Free cholesterol loading of macrophages is associated with widespread mitochondrial dysfunction and activation of the mitochondrial apoptosis pathway.

Abstract

Macrophage death in advanced atherosclerotic lesions leads to lesional necrosis and possibly plaque rupture and acute vascular occlusion. Among the likely causes of lesional macrophage death is intracellular accumulation of excess free cholesterol (FC), which is known to occur in vivo.
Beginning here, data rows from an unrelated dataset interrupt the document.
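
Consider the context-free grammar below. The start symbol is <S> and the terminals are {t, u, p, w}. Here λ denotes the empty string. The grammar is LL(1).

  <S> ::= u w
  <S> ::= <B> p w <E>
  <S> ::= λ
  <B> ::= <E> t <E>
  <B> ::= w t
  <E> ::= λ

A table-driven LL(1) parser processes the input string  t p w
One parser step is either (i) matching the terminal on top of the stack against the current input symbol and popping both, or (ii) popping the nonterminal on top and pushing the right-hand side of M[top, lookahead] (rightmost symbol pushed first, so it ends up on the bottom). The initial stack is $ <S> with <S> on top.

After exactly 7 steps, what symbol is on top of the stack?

step 1: stack=$ <S>  input=t p w $  — expand <S> ::= <B> p w <E>
step 2: stack=$ <E> w p <B>  input=t p w $  — expand <B> ::= <E> t <E>
step 3: stack=$ <E> w p <E> t <E>  input=t p w $  — expand <E> ::= λ
step 4: stack=$ <E> w p <E> t  input=t p w $  — match t
step 5: stack=$ <E> w p <E>  input=p w $  — expand <E> ::= λ
step 6: stack=$ <E> w p  input=p w $  — match p
step 7: stack=$ <E> w  input=w $  — match w
Stack after step 7: $ <E> (top = <E>).

<E>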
We recently showed that FC loading of macrophages causes apoptosis, approximately 50% of which is mediated by activation of cell-surface FasL and triggering of the Fas pathway (Yao, P. M., and Tabas, I. (2000) J. Biol. Chem. 275, 23807-23813). To elucidate other pathways of death in FC-loaded macrophages, we investigated mitochondrial transmembrane potential (DeltaPsi(m)) and the mitochondrial apoptosis pathway in FC-loaded mouse peritoneal macrophages. Starting between 3 and 6 h of FC loading, DeltaPsi(m) was markedly decreased in the majority of macrophages and was independent of the Fas pathway. The decrease in DeltaPsi(m) by FC loading was not prevented by GSH, thus distinguishing it from 7-ketocholesterol-induced mitochondrial dysfunction. Cytochrome c release into the cytosol was noted by 4 h of FC loading, and activation of caspase-9 and effector caspases was observed at 6 h. Finally, we found that both cellular and mitochondrial levels of the pro-apoptotic protein Bax were increased severalfold as early as 4 h after FC loading. Thus, FC loading, perhaps via increased levels of Bax and/or cholesterol overloading of mitochondria, triggers cytochrome c release and activation of caspase-9 and the effector caspases, leading to macrophage apoptosis. These findings and our previous data support a model in which FC loading of macrophages promotes a dual program of caspase-mediated death.